Saat tidur begitu muka uni persis bayi. Bersih. Polos. Tak sedikit pun tersisa resah yang mendera: Ayah meninggal , diceraikan suami, diasingkan orang Kampung. Padahal, sebelumnya Uni periang, terkadang terdengar menyanyi di kamar mandi: tak ’kan lari gunung dikejar/ hasrat hati rasa berdebar…. Atau diajaknya adik-adik, aku, Uni Ros berdoa, supaya ayah dilapangkan kuburnya dan kelak kami bisa berkumpul lagi di sorga.

Lalu datang suatu hari alasannya ialah status istri tertua dari tiga istri, suaminya kembali minta izin menikah keempat, serupa angin ribut Dan suaminya itu muncul di suatu petang, berwajah masbodoh memulangkan cincin kepada ibu. Tetapi, mantan suaminya maupun keluarganya selalu lewat di depan rumah dengan dagu terangkat pongah, ketika uni mulai terbiasa duduk di muka jendela. Kemudian mantan suaminya itu memang tidak terlihat lagi. Kata orang ia sudah tinggal dirumah istri keempatnya di kampung sebelah. Sementara Uni semakin betah di muka jendela, menatap kejauhan tak berbatas.
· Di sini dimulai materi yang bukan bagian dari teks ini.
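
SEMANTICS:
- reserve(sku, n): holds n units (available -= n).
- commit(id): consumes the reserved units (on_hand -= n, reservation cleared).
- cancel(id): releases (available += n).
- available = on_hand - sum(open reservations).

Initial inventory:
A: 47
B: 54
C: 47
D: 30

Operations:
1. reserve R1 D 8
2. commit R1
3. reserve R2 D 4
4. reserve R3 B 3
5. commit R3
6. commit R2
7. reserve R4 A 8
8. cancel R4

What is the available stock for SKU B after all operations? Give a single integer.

Answer: 51

Derivation:
Step 1: reserve R1 D 8 -> on_hand[A=47 B=54 C=47 D=30] avail[A=47 B=54 C=47 D=22] open={R1}
Step 2: commit R1 -> on_hand[A=47 B=54 C=47 D=22] avail[A=47 B=54 C=47 D=22] open={}
Step 3: reserve R2 D 4 -> on_hand[A=47 B=54 C=47 D=22] avail[A=47 B=54 C=47 D=18] open={R2}
Step 4: reserve R3 B 3 -> on_hand[A=47 B=54 C=47 D=22] avail[A=47 B=51 C=47 D=18] open={R2,R3}
Step 5: commit R3 -> on_hand[A=47 B=51 C=47 D=22] avail[A=47 B=51 C=47 D=18] open={R2}
Step 6: commit R2 -> on_hand[A=47 B=51 C=47 D=18] avail[A=47 B=51 C=47 D=18] open={}
Step 7: reserve R4 A 8 -> on_hand[A=47 B=51 C=47 D=18] avail[A=39 B=51 C=47 D=18] open={R4}
Step 8: cancel R4 -> on_hand[A=47 B=51 C=47 D=18] avail[A=47 B=51 C=47 D=18] open={}
Final available[B] = 51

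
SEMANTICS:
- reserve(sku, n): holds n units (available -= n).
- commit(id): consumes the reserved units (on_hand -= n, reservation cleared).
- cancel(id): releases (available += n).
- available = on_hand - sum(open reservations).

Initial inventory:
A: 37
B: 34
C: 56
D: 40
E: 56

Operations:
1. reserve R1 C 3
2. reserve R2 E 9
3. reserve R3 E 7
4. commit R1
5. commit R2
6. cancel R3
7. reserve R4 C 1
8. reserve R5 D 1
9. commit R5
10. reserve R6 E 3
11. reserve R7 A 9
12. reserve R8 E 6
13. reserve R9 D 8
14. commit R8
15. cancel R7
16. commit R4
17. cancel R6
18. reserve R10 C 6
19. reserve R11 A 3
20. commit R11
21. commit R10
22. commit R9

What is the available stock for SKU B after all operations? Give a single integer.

Answer: 34

Derivation:
Step 1: reserve R1 C 3 -> on_hand[A=37 B=34 C=56 D=40 E=56] avail[A=37 B=34 C=53 D=40 E=56] open={R1}
Step 2: reserve R2 E 9 -> on_hand[A=37 B=34 C=56 D=40 E=56] avail[A=37 B=34 C=53 D=40 E=47] open={R1,R2}
Step 3: reserve R3 E 7 -> on_hand[A=37 B=34 C=56 D=40 E=56] avail[A=37 B=34 C=53 D=40 E=40] open={R1,R2,R3}
Step 4: commit R1 -> on_hand[A=37 B=34 C=53 D=40 E=56] avail[A=37 B=34 C=53 D=40 E=40] open={R2,R3}
Step 5: commit R2 -> on_hand[A=37 B=34 C=53 D=40 E=47] avail[A=37 B=34 C=53 D=40 E=40] open={R3}
Step 6: cancel R3 -> on_hand[A=37 B=34 C=53 D=40 E=47] avail[A=37 B=34 C=53 D=40 E=47] open={}
Step 7: reserve R4 C 1 -> on_hand[A=37 B=34 C=53 D=40 E=47] avail[A=37 B=34 C=52 D=40 E=47] open={R4}
Step 8: reserve R5 D 1 -> on_hand[A=37 B=34 C=53 D=40 E=47] avail[A=37 B=34 C=52 D=39 E=47] open={R4,R5}
Step 9: commit R5 -> on_hand[A=37 B=34 C=53 D=39 E=47] avail[A=37 B=34 C=52 D=39 E=47] open={R4}
Step 10: reserve R6 E 3 -> on_hand[A=37 B=34 C=53 D=39 E=47] avail[A=37 B=34 C=52 D=39 E=44] open={R4,R6}
Step 11: reserve R7 A 9 -> on_hand[A=37 B=34 C=53 D=39 E=47] avail[A=28 B=34 C=52 D=39 E=44] open={R4,R6,R7}
Step 12: reserve R8 E 6 -> on_hand[A=37 B=34 C=53 D=39 E=47] avail[A=28 B=34 C=52 D=39 E=38] open={R4,R6,R7,R8}
Step 13: reserve R9 D 8 -> on_hand[A=37 B=34 C=53 D=39 E=47] avail[A=28 B=34 C=52 D=31 E=38] open={R4,R6,R7,R8,R9}
Step 14: commit R8 -> on_hand[A=37 B=34 C=53 D=39 E=41] avail[A=28 B=34 C=52 D=31 E=38] open={R4,R6,R7,R9}
Step 15: cancel R7 -> on_hand[A=37 B=34 C=53 D=39 E=41] avail[A=37 B=34 C=52 D=31 E=38] open={R4,R6,R9}
Step 16: commit R4 -> on_hand[A=37 B=34 C=52 D=39 E=41] avail[A=37 B=34 C=52 D=31 E=38] open={R6,R9}
Step 17: cancel R6 -> on_hand[A=37 B=34 C=52 D=39 E=41] avail[A=37 B=34 C=52 D=31 E=41] open={R9}
Step 18: reserve R10 C 6 -> on_hand[A=37 B=34 C=52 D=39 E=41] avail[A=37 B=34 C=46 D=31 E=41] open={R10,R9}
Step 19: reserve R11 A 3 -> on_hand[A=37 B=34 C=52 D=39 E=41] avail[A=34 B=34 C=46 D=31 E=41] open={R10,R11,R9}
Step 20: commit R11 -> on_hand[A=34 B=34 C=52 D=39 E=41] avail[A=34 B=34 C=46 D=31 E=41] open={R10,R9}
Step 21: commit R10 -> on_hand[A=34 B=34 C=46 D=39 E=41] avail[A=34 B=34 C=46 D=31 E=41] open={R9}
Step 22: commit R9 -> on_hand[A=34 B=34 C=46 D=31 E=41] avail[A=34 B=34 C=46 D=31 E=41] open={}
Final available[B] = 34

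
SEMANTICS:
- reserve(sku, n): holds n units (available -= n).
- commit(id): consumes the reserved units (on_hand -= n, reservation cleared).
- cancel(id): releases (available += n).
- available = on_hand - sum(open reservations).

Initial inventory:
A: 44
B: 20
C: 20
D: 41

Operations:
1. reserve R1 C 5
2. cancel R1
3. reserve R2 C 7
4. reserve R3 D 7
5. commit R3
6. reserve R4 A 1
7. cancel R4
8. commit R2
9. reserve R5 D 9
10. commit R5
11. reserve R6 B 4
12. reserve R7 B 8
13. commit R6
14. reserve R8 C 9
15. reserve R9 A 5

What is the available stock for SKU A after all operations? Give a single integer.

Step 1: reserve R1 C 5 -> on_hand[A=44 B=20 C=20 D=41] avail[A=44 B=20 C=15 D=41] open={R1}
Step 2: cancel R1 -> on_hand[A=44 B=20 C=20 D=41] avail[A=44 B=20 C=20 D=41] open={}
Step 3: reserve R2 C 7 -> on_hand[A=44 B=20 C=20 D=41] avail[A=44 B=20 C=13 D=41] open={R2}
Step 4: reserve R3 D 7 -> on_hand[A=44 B=20 C=20 D=41] avail[A=44 B=20 C=13 D=34] open={R2,R3}
Step 5: commit R3 -> on_hand[A=44 B=20 C=20 D=34] avail[A=44 B=20 C=13 D=34] open={R2}
Step 6: reserve R4 A 1 -> on_hand[A=44 B=20 C=20 D=34] avail[A=43 B=20 C=13 D=34] open={R2,R4}
Step 7: cancel R4 -> on_hand[A=44 B=20 C=20 D=34] avail[A=44 B=20 C=13 D=34] open={R2}
Step 8: commit R2 -> on_hand[A=44 B=20 C=13 D=34] avail[A=44 B=20 C=13 D=34] open={}
Step 9: reserve R5 D 9 -> on_hand[A=44 B=20 C=13 D=34] avail[A=44 B=20 C=13 D=25] open={R5}
Step 10: commit R5 -> on_hand[A=44 B=20 C=13 D=25] avail[A=44 B=20 C=13 D=25] open={}
Step 11: reserve R6 B 4 -> on_hand[A=44 B=20 C=13 D=25] avail[A=44 B=16 C=13 D=25] open={R6}
Step 12: reserve R7 B 8 -> on_hand[A=44 B=20 C=13 D=25] avail[A=44 B=8 C=13 D=25] open={R6,R7}
Step 13: commit R6 -> on_hand[A=44 B=16 C=13 D=25] avail[A=44 B=8 C=13 D=25] open={R7}
Step 14: reserve R8 C 9 -> on_hand[A=44 B=16 C=13 D=25] avail[A=44 B=8 C=4 D=25] open={R7,R8}
Step 15: reserve R9 A 5 -> on_hand[A=44 B=16 C=13 D=25] avail[A=39 B=8 C=4 D=25] open={R7,R8,R9}
Final available[A] = 39

Answer: 39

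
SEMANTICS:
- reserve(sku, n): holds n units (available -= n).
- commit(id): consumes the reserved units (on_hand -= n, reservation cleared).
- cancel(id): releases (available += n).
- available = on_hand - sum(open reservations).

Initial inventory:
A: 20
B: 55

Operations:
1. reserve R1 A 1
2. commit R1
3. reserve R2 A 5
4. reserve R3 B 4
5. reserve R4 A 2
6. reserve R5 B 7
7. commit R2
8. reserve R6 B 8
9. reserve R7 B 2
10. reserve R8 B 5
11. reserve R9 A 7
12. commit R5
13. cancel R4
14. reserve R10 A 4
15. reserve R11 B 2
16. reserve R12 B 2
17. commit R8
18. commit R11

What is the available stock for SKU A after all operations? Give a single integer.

Answer: 3

Derivation:
Step 1: reserve R1 A 1 -> on_hand[A=20 B=55] avail[A=19 B=55] open={R1}
Step 2: commit R1 -> on_hand[A=19 B=55] avail[A=19 B=55] open={}
Step 3: reserve R2 A 5 -> on_hand[A=19 B=55] avail[A=14 B=55] open={R2}
Step 4: reserve R3 B 4 -> on_hand[A=19 B=55] avail[A=14 B=51] open={R2,R3}
Step 5: reserve R4 A 2 -> on_hand[A=19 B=55] avail[A=12 B=51] open={R2,R3,R4}
Step 6: reserve R5 B 7 -> on_hand[A=19 B=55] avail[A=12 B=44] open={R2,R3,R4,R5}
Step 7: commit R2 -> on_hand[A=14 B=55] avail[A=12 B=44] open={R3,R4,R5}
Step 8: reserve R6 B 8 -> on_hand[A=14 B=55] avail[A=12 B=36] open={R3,R4,R5,R6}
Step 9: reserve R7 B 2 -> on_hand[A=14 B=55] avail[A=12 B=34] open={R3,R4,R5,R6,R7}
Step 10: reserve R8 B 5 -> on_hand[A=14 B=55] avail[A=12 B=29] open={R3,R4,R5,R6,R7,R8}
Step 11: reserve R9 A 7 -> on_hand[A=14 B=55] avail[A=5 B=29] open={R3,R4,R5,R6,R7,R8,R9}
Step 12: commit R5 -> on_hand[A=14 B=48] avail[A=5 B=29] open={R3,R4,R6,R7,R8,R9}
Step 13: cancel R4 -> on_hand[A=14 B=48] avail[A=7 B=29] open={R3,R6,R7,R8,R9}
Step 14: reserve R10 A 4 -> on_hand[A=14 B=48] avail[A=3 B=29] open={R10,R3,R6,R7,R8,R9}
Step 15: reserve R11 B 2 -> on_hand[A=14 B=48] avail[A=3 B=27] open={R10,R11,R3,R6,R7,R8,R9}
Step 16: reserve R12 B 2 -> on_hand[A=14 B=48] avail[A=3 B=25] open={R10,R11,R12,R3,R6,R7,R8,R9}
Step 17: commit R8 -> on_hand[A=14 B=43] avail[A=3 B=25] open={R10,R11,R12,R3,R6,R7,R9}
Step 18: commit R11 -> on_hand[A=14 B=41] avail[A=3 B=25] open={R10,R12,R3,R6,R7,R9}
Final available[A] = 3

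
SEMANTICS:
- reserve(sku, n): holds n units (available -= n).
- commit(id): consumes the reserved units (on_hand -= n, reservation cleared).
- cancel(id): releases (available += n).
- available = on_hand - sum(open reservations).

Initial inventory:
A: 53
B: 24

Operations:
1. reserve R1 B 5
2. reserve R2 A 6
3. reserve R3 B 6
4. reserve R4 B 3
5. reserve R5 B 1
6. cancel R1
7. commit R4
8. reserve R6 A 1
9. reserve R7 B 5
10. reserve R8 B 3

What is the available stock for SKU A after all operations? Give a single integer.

Answer: 46

Derivation:
Step 1: reserve R1 B 5 -> on_hand[A=53 B=24] avail[A=53 B=19] open={R1}
Step 2: reserve R2 A 6 -> on_hand[A=53 B=24] avail[A=47 B=19] open={R1,R2}
Step 3: reserve R3 B 6 -> on_hand[A=53 B=24] avail[A=47 B=13] open={R1,R2,R3}
Step 4: reserve R4 B 3 -> on_hand[A=53 B=24] avail[A=47 B=10] open={R1,R2,R3,R4}
Step 5: reserve R5 B 1 -> on_hand[A=53 B=24] avail[A=47 B=9] open={R1,R2,R3,R4,R5}
Step 6: cancel R1 -> on_hand[A=53 B=24] avail[A=47 B=14] open={R2,R3,R4,R5}
Step 7: commit R4 -> on_hand[A=53 B=21] avail[A=47 B=14] open={R2,R3,R5}
Step 8: reserve R6 A 1 -> on_hand[A=53 B=21] avail[A=46 B=14] open={R2,R3,R5,R6}
Step 9: reserve R7 B 5 -> on_hand[A=53 B=21] avail[A=46 B=9] open={R2,R3,R5,R6,R7}
Step 10: reserve R8 B 3 -> on_hand[A=53 B=21] avail[A=46 B=6] open={R2,R3,R5,R6,R7,R8}
Final available[A] = 46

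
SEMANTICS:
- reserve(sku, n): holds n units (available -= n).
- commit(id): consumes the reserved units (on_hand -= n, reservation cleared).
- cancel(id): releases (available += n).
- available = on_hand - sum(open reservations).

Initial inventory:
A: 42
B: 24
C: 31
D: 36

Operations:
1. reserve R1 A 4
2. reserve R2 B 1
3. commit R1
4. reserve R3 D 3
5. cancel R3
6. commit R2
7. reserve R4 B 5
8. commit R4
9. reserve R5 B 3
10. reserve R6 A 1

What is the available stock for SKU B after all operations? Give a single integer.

Step 1: reserve R1 A 4 -> on_hand[A=42 B=24 C=31 D=36] avail[A=38 B=24 C=31 D=36] open={R1}
Step 2: reserve R2 B 1 -> on_hand[A=42 B=24 C=31 D=36] avail[A=38 B=23 C=31 D=36] open={R1,R2}
Step 3: commit R1 -> on_hand[A=38 B=24 C=31 D=36] avail[A=38 B=23 C=31 D=36] open={R2}
Step 4: reserve R3 D 3 -> on_hand[A=38 B=24 C=31 D=36] avail[A=38 B=23 C=31 D=33] open={R2,R3}
Step 5: cancel R3 -> on_hand[A=38 B=24 C=31 D=36] avail[A=38 B=23 C=31 D=36] open={R2}
Step 6: commit R2 -> on_hand[A=38 B=23 C=31 D=36] avail[A=38 B=23 C=31 D=36] open={}
Step 7: reserve R4 B 5 -> on_hand[A=38 B=23 C=31 D=36] avail[A=38 B=18 C=31 D=36] open={R4}
Step 8: commit R4 -> on_hand[A=38 B=18 C=31 D=36] avail[A=38 B=18 C=31 D=36] open={}
Step 9: reserve R5 B 3 -> on_hand[A=38 B=18 C=31 D=36] avail[A=38 B=15 C=31 D=36] open={R5}
Step 10: reserve R6 A 1 -> on_hand[A=38 B=18 C=31 D=36] avail[A=37 B=15 C=31 D=36] open={R5,R6}
Final available[B] = 15

Answer: 15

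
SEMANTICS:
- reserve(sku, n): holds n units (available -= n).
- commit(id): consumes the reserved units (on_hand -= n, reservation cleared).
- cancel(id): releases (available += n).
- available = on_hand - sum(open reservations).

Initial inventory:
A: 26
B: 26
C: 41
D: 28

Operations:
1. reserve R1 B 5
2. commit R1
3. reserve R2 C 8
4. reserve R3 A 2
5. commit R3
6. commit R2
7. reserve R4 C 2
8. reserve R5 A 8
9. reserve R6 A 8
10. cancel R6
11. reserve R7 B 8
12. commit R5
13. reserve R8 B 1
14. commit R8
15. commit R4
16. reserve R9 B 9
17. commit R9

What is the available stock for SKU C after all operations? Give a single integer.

Step 1: reserve R1 B 5 -> on_hand[A=26 B=26 C=41 D=28] avail[A=26 B=21 C=41 D=28] open={R1}
Step 2: commit R1 -> on_hand[A=26 B=21 C=41 D=28] avail[A=26 B=21 C=41 D=28] open={}
Step 3: reserve R2 C 8 -> on_hand[A=26 B=21 C=41 D=28] avail[A=26 B=21 C=33 D=28] open={R2}
Step 4: reserve R3 A 2 -> on_hand[A=26 B=21 C=41 D=28] avail[A=24 B=21 C=33 D=28] open={R2,R3}
Step 5: commit R3 -> on_hand[A=24 B=21 C=41 D=28] avail[A=24 B=21 C=33 D=28] open={R2}
Step 6: commit R2 -> on_hand[A=24 B=21 C=33 D=28] avail[A=24 B=21 C=33 D=28] open={}
Step 7: reserve R4 C 2 -> on_hand[A=24 B=21 C=33 D=28] avail[A=24 B=21 C=31 D=28] open={R4}
Step 8: reserve R5 A 8 -> on_hand[A=24 B=21 C=33 D=28] avail[A=16 B=21 C=31 D=28] open={R4,R5}
Step 9: reserve R6 A 8 -> on_hand[A=24 B=21 C=33 D=28] avail[A=8 B=21 C=31 D=28] open={R4,R5,R6}
Step 10: cancel R6 -> on_hand[A=24 B=21 C=33 D=28] avail[A=16 B=21 C=31 D=28] open={R4,R5}
Step 11: reserve R7 B 8 -> on_hand[A=24 B=21 C=33 D=28] avail[A=16 B=13 C=31 D=28] open={R4,R5,R7}
Step 12: commit R5 -> on_hand[A=16 B=21 C=33 D=28] avail[A=16 B=13 C=31 D=28] open={R4,R7}
Step 13: reserve R8 B 1 -> on_hand[A=16 B=21 C=33 D=28] avail[A=16 B=12 C=31 D=28] open={R4,R7,R8}
Step 14: commit R8 -> on_hand[A=16 B=20 C=33 D=28] avail[A=16 B=12 C=31 D=28] open={R4,R7}
Step 15: commit R4 -> on_hand[A=16 B=20 C=31 D=28] avail[A=16 B=12 C=31 D=28] open={R7}
Step 16: reserve R9 B 9 -> on_hand[A=16 B=20 C=31 D=28] avail[A=16 B=3 C=31 D=28] open={R7,R9}
Step 17: commit R9 -> on_hand[A=16 B=11 C=31 D=28] avail[A=16 B=3 C=31 D=28] open={R7}
Final available[C] = 31

Answer: 31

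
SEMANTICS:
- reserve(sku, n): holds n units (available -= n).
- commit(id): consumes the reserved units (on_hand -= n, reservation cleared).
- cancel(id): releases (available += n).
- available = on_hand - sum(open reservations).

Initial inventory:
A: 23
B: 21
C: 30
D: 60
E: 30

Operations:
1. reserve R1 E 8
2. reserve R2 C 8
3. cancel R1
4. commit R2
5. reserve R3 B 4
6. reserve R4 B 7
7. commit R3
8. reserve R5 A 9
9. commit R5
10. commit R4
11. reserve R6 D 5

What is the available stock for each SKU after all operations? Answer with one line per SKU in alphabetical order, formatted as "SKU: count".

Answer: A: 14
B: 10
C: 22
D: 55
E: 30

Derivation:
Step 1: reserve R1 E 8 -> on_hand[A=23 B=21 C=30 D=60 E=30] avail[A=23 B=21 C=30 D=60 E=22] open={R1}
Step 2: reserve R2 C 8 -> on_hand[A=23 B=21 C=30 D=60 E=30] avail[A=23 B=21 C=22 D=60 E=22] open={R1,R2}
Step 3: cancel R1 -> on_hand[A=23 B=21 C=30 D=60 E=30] avail[A=23 B=21 C=22 D=60 E=30] open={R2}
Step 4: commit R2 -> on_hand[A=23 B=21 C=22 D=60 E=30] avail[A=23 B=21 C=22 D=60 E=30] open={}
Step 5: reserve R3 B 4 -> on_hand[A=23 B=21 C=22 D=60 E=30] avail[A=23 B=17 C=22 D=60 E=30] open={R3}
Step 6: reserve R4 B 7 -> on_hand[A=23 B=21 C=22 D=60 E=30] avail[A=23 B=10 C=22 D=60 E=30] open={R3,R4}
Step 7: commit R3 -> on_hand[A=23 B=17 C=22 D=60 E=30] avail[A=23 B=10 C=22 D=60 E=30] open={R4}
Step 8: reserve R5 A 9 -> on_hand[A=23 B=17 C=22 D=60 E=30] avail[A=14 B=10 C=22 D=60 E=30] open={R4,R5}
Step 9: commit R5 -> on_hand[A=14 B=17 C=22 D=60 E=30] avail[A=14 B=10 C=22 D=60 E=30] open={R4}
Step 10: commit R4 -> on_hand[A=14 B=10 C=22 D=60 E=30] avail[A=14 B=10 C=22 D=60 E=30] open={}
Step 11: reserve R6 D 5 -> on_hand[A=14 B=10 C=22 D=60 E=30] avail[A=14 B=10 C=22 D=55 E=30] open={R6}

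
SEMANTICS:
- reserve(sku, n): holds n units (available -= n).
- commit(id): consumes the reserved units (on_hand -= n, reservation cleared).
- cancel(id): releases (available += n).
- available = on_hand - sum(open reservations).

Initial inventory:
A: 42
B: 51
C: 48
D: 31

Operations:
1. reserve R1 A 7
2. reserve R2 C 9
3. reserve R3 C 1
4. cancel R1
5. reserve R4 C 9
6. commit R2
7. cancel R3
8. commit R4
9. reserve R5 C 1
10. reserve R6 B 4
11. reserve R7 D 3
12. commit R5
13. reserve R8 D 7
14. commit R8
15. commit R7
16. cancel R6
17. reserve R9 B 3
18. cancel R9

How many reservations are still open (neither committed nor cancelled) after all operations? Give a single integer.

Answer: 0

Derivation:
Step 1: reserve R1 A 7 -> on_hand[A=42 B=51 C=48 D=31] avail[A=35 B=51 C=48 D=31] open={R1}
Step 2: reserve R2 C 9 -> on_hand[A=42 B=51 C=48 D=31] avail[A=35 B=51 C=39 D=31] open={R1,R2}
Step 3: reserve R3 C 1 -> on_hand[A=42 B=51 C=48 D=31] avail[A=35 B=51 C=38 D=31] open={R1,R2,R3}
Step 4: cancel R1 -> on_hand[A=42 B=51 C=48 D=31] avail[A=42 B=51 C=38 D=31] open={R2,R3}
Step 5: reserve R4 C 9 -> on_hand[A=42 B=51 C=48 D=31] avail[A=42 B=51 C=29 D=31] open={R2,R3,R4}
Step 6: commit R2 -> on_hand[A=42 B=51 C=39 D=31] avail[A=42 B=51 C=29 D=31] open={R3,R4}
Step 7: cancel R3 -> on_hand[A=42 B=51 C=39 D=31] avail[A=42 B=51 C=30 D=31] open={R4}
Step 8: commit R4 -> on_hand[A=42 B=51 C=30 D=31] avail[A=42 B=51 C=30 D=31] open={}
Step 9: reserve R5 C 1 -> on_hand[A=42 B=51 C=30 D=31] avail[A=42 B=51 C=29 D=31] open={R5}
Step 10: reserve R6 B 4 -> on_hand[A=42 B=51 C=30 D=31] avail[A=42 B=47 C=29 D=31] open={R5,R6}
Step 11: reserve R7 D 3 -> on_hand[A=42 B=51 C=30 D=31] avail[A=42 B=47 C=29 D=28] open={R5,R6,R7}
Step 12: commit R5 -> on_hand[A=42 B=51 C=29 D=31] avail[A=42 B=47 C=29 D=28] open={R6,R7}
Step 13: reserve R8 D 7 -> on_hand[A=42 B=51 C=29 D=31] avail[A=42 B=47 C=29 D=21] open={R6,R7,R8}
Step 14: commit R8 -> on_hand[A=42 B=51 C=29 D=24] avail[A=42 B=47 C=29 D=21] open={R6,R7}
Step 15: commit R7 -> on_hand[A=42 B=51 C=29 D=21] avail[A=42 B=47 C=29 D=21] open={R6}
Step 16: cancel R6 -> on_hand[A=42 B=51 C=29 D=21] avail[A=42 B=51 C=29 D=21] open={}
Step 17: reserve R9 B 3 -> on_hand[A=42 B=51 C=29 D=21] avail[A=42 B=48 C=29 D=21] open={R9}
Step 18: cancel R9 -> on_hand[A=42 B=51 C=29 D=21] avail[A=42 B=51 C=29 D=21] open={}
Open reservations: [] -> 0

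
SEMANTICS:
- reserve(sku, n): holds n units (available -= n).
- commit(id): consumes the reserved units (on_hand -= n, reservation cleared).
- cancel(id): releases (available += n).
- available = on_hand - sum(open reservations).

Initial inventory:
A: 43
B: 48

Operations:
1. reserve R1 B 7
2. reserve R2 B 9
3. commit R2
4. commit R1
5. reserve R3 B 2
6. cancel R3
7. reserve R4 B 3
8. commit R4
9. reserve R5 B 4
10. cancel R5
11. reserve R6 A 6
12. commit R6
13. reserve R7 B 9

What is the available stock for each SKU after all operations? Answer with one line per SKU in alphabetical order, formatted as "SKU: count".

Step 1: reserve R1 B 7 -> on_hand[A=43 B=48] avail[A=43 B=41] open={R1}
Step 2: reserve R2 B 9 -> on_hand[A=43 B=48] avail[A=43 B=32] open={R1,R2}
Step 3: commit R2 -> on_hand[A=43 B=39] avail[A=43 B=32] open={R1}
Step 4: commit R1 -> on_hand[A=43 B=32] avail[A=43 B=32] open={}
Step 5: reserve R3 B 2 -> on_hand[A=43 B=32] avail[A=43 B=30] open={R3}
Step 6: cancel R3 -> on_hand[A=43 B=32] avail[A=43 B=32] open={}
Step 7: reserve R4 B 3 -> on_hand[A=43 B=32] avail[A=43 B=29] open={R4}
Step 8: commit R4 -> on_hand[A=43 B=29] avail[A=43 B=29] open={}
Step 9: reserve R5 B 4 -> on_hand[A=43 B=29] avail[A=43 B=25] open={R5}
Step 10: cancel R5 -> on_hand[A=43 B=29] avail[A=43 B=29] open={}
Step 11: reserve R6 A 6 -> on_hand[A=43 B=29] avail[A=37 B=29] open={R6}
Step 12: commit R6 -> on_hand[A=37 B=29] avail[A=37 B=29] open={}
Step 13: reserve R7 B 9 -> on_hand[A=37 B=29] avail[A=37 B=20] open={R7}

Answer: A: 37
B: 20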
”Sudah ke mana-mana kuobati,” kata ibu, memandang paman serta bibi penuh harap. ”Belum juga ia berubah. Ada kira-kira dokter di Jakarta sanggup menangani?”

”Ada!” Paman dan bibi menjawab serempak. ”Tenanglah Uni,” lanjut bibi. 

”Kalau perlu kami bawa ke dokter di luar negeri. Sesekali akan kubawa pula ia umrah. Biar terbuka pikirannya”

”Kukhawatirkan justru Uni,” ulang Paman Adi. ”Ikutlah ke Jakarta!”

”Tak perlu khawatir, Adi" balas ibu. Sambil mengelus kepala paman ”Tidak semua orang jahat di kampung ini. ”

Uni terus tidur di beranda, tak bergerak-gerak ibarat bayi. Napasnya lunak. Kulitnya bersih. Putih. Apa gerangan terlintas di pikirannya sehingga mukanya begitu higienis dan tenang? Apakah dalam tidurnya ia bertemu ayah? Di antara kami uni paling erat dengan ayah. Barangkali alasannya ialah perempuan, putri sulung; tapi tangannya campin pula, terampil-cekatan menangani rumah. Ayah gembira dengannya, berharap uni jadi guru tamat IAIN. Sedangkan Uni Ros dibutuhkan menjadi dokter”.

”Kakek-nenek kalian guru. Mestinya ayah juga. Tetapi malah jadi pengusaha konveksi. "Ayah tertawa suatu ketika. ”Syukur ada uni kalian, ya?” Kami mengangguk, turut gembira walaupun uni waktu itu gres kelas satu Sekolah Guru Atas.”

" Ayah, saya ingin punya suami ibarat Ayah. Walau tak gagah rupa tapi ayah sangat sayang ke bunda dan kami. Tak ibarat Angku Jafar yang kaya itu , yang punya istri empat. Tak suka saya lihat gayanya" Kata Uni.
" Apa maksud mu soal si Jafar?

" Bolehkah saya tahu pendapat ayah soal poligami " kata Uni tanpa rasa sungkan. Dan ayah memang mendidik kami sangat demokratis. Apalagi antara ayah dan Uni erat sekali. Uni sangat manja kepada ayah.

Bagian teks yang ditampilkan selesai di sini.